Tuesday, November 29, 2011

Sometimes the Bear Gets You (and What to Do Next)

A thoughtful supervisor once sagely shared with me a piece of practice wisdom: "Sometimes you get the bear. Sometimes the bear gets you."

Now, I don't know the source for this quotation, or to what it originally referred. It was first told to me in the context of work with preschoolers. However, I have found it most relevant to the practice of group work - no matter the population.


If you've led groups, you've most likely had the experience of things...not going as planned. After all, there are many variables in group leadership that are out of the leader's control - for example, who attends on any given day, what mood they're in and what else is going on in their lives when they get to group, and how they will interact with each other. Because group composition and dynamics change over time, it's very likely that you will walk into a group that's changed in subtle ways since the last time it met - whether that's the next week, the next day, or the next hour!

I've spent a lot of time working in partial hospitalization programs - day programs that offer short-term treatment for acute psychiatric conditions, as a way to reduce or avoid hospitalization. Treatment happens primarily in groups, and the population changes on a daily basis as people are admitted and discharged. Combining acute psychiatric symptoms with constantly-changing group composition, and people at various stages of treatment, makes it hard to plan a group that's appropriate for everyone.

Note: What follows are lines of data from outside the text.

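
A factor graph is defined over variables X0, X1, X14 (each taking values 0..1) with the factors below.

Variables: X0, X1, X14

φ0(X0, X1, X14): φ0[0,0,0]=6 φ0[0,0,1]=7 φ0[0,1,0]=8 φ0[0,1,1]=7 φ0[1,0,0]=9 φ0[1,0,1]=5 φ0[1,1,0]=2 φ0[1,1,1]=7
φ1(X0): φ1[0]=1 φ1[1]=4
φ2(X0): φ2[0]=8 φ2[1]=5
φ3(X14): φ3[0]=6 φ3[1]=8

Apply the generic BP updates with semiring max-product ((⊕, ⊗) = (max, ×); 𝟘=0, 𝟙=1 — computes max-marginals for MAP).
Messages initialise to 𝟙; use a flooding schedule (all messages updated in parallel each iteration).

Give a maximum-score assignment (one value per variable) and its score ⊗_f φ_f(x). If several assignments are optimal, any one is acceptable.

init: all messages = 𝟙 over 2 values
r1 m[φ0→X0] = [8, 9]
r1 m[φ0→X1] = [9, 8]
r1 m[φ0→X14] = [9, 7]
r1 m[φ1→X0] = [1, 4]
r1 m[φ2→X0] = [8, 5]
r1 m[φ3→X14] = [6, 8]
r1 m[X0→φ0] = [1, 1]
r1 m[X0→φ1] = [1, 1]
r1 m[X0→φ2] = [1, 1]
r1 m[X1→φ0] = [1, 1]
r1 m[X14→φ0] = [1, 1]
r1 m[X14→φ3] = [1, 1]
r2 m[φ0→X0] = [8, 9]
r2 m[φ0→X1] = [9, 8]
r2 m[φ0→X14] = [9, 7]
r2 m[φ1→X0] = [1, 4]
r2 m[φ2→X0] = [8, 5]
r2 m[φ3→X14] = [6, 8]
r2 m[X0→φ0] = [8, 20]
r2 m[X0→φ1] = [64, 45]
r2 m[X0→φ2] = [8, 36]
r2 m[X1→φ0] = [1, 1]
r2 m[X14→φ0] = [6, 8]
r2 m[X14→φ3] = [9, 7]
r3 m[φ0→X0] = [56, 56]
r3 m[φ0→X1] = [1080, 1120]
r3 m[φ0→X14] = [180, 140]
r3 m[φ1→X0] = [1, 4]
r3 m[φ2→X0] = [8, 5]
r3 m[φ3→X14] = [6, 8]
r3 m[X0→φ0] = [8, 20]
r3 m[X0→φ1] = [64, 45]
r3 m[X0→φ2] = [8, 36]
r3 m[X1→φ0] = [1, 1]
r3 m[X14→φ0] = [6, 8]
r3 m[X14→φ3] = [9, 7]
r4 m[φ0→X0] = [56, 56]
r4 m[φ0→X1] = [1080, 1120]
r4 m[φ0→X14] = [180, 140]
r4 m[φ1→X0] = [1, 4]
r4 m[φ2→X0] = [8, 5]
r4 m[φ3→X14] = [6, 8]
r4 m[X0→φ0] = [8, 20]
r4 m[X0→φ1] = [448, 280]
r4 m[X0→φ2] = [56, 224]
r4 m[X1→φ0] = [1, 1]
r4 m[X14→φ0] = [6, 8]
r4 m[X14→φ3] = [180, 140]
r5 m[φ0→X0] = [56, 56]
r5 m[φ0→X1] = [1080, 1120]
r5 m[φ0→X14] = [180, 140]
r5 m[φ1→X0] = [1, 4]
r5 m[φ2→X0] = [8, 5]
r5 m[φ3→X14] = [6, 8]
r5 m[X0→φ0] = [8, 20]
r5 m[X0→φ1] = [448, 280]
r5 m[X0→φ2] = [56, 224]
r5 m[X1→φ0] = [1, 1]
r5 m[X14→φ0] = [6, 8]
r5 m[X14→φ3] = [180, 140]
fixed point reached at round 5
traceback from X0: (X0=1, X1=1, X14=1), score=1120

assignment: (X0=1, X1=1, X14=1); score = 1120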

It can feel risky to challenge the group too much, or to introduce a new intervention when you can never be sure how it will go over.

Sometime things go pretty much as expected - with various group members behaving predictably (in both helpful and unhelpful ways), and grasping the material to whatever extend their symptoms and abilities allow. These are the days  when no (metaphorical) bear puts in an appearance.

Occasionally, things go better than you could ever have anticipated. The group has a breakthrough, connecting to each other and/or the material in new, deeper, more authentic ways. Their passion, compassion, and creativity outstrip yours and take whatever you've planned to levels you couldn't have come up with (after all, we all know that a group is, in many ways, more creative than an individual). On these rare but precious occasions, you get the bear.

However, things don't always go as well as you hope, or expect (even when your expectations are low). Sometimes a group will go to pieces (metaphorically and literally). Members squabble, form cliques, and are unkind to each other. They become oppositional, clown around, make a scene, or otherwise interrupt the group process. Perhaps members who were previously divided suddenly find common ground, uniting against you (as happened to an unfortunate colleague today). At best, you spend the time putting out fires and responding to inappropriate behavior, and don't get to convey whatever material you had planned (in other words, the behavior is effective in its goal of disrupting/derailing the group for the day). At worst, you have to invite (*insist*) one or more members leave, or even just end the session. These (you guessed it!) are the occasions when the bear gets you.

It doesn't matter how brilliant you are as a therapist, or how motivated and cooperative your clients usually are - sooner or later this bearish group dynamic will take over, and get the best of you. It's normal, and sometimes a necessary stage in the group's development. The trick is to respond in a way that moves the group dynamic toward a more productive resting point. Perhaps, to continue with my metaphor, the way to prevent that bear from getting you again is to tame the bear as a circus performer instead of locking it up in a zoo. (Of course, remember that other bears will inevitably come along eventually!)

Easier said than done, but here are my suggestions:
1) Interrupt the disruptive behavior as soon as possible, to keep a counterproductive dynamic from becoming a new norm. Redirect, or when necessary remove instigators or stop the group.
2) If there are a small number of instigators, address their behavior 1:1 to figure out what happened to trigger it, and discuss how they can be more productive when the group resumes.
3) When the group resumes, reiterate the group guidelines, however they have previously been decided/conveyed. Invite the group to discuss the last meeting in the context of these guidelines. Hopefully, more positive group members will confront the disruptive behavior, thereby reestablishing pro-social and productive group norms. (It's more powerful when the message comes from peers rather than the facilitator).
4) When appropriate, invite further processing of the underlying issues that contributed to the group dynamics that occurred at the last meeting.
5) Move on to the real "work" the group has gathered to do, and whatever material you have prepared.
When the bear gets you, it's also incredibly helpful to process it with colleagues and/or in supervision. Process your own reactions and frustrations, try to figure out what (if anything!) you might have done differently, and discuss a plan for the group's next meeting. This step is absolutely crucial when the group is meeting as part of a milieu (e.g., the partial program), where other staff are running groups with the same participants, and working with various clients individually. Without good communication and mutual trust, negative group dynamics can infect the treatment team and become "staff splitting" - which has negative results for clients' treatment, and staff morale.

So, in summary: Bears will come and go. Sometimes you will get the bear, but other times the bear will get you. It's inevitable...but not always negative in the long run, because it offers an opportunity for groups to address specific issues that might not otherwise come to light, and it offers you an opportunity to hone your skill at leadership, and conflict resolution.

What suggestions do you have for when the bear gets you?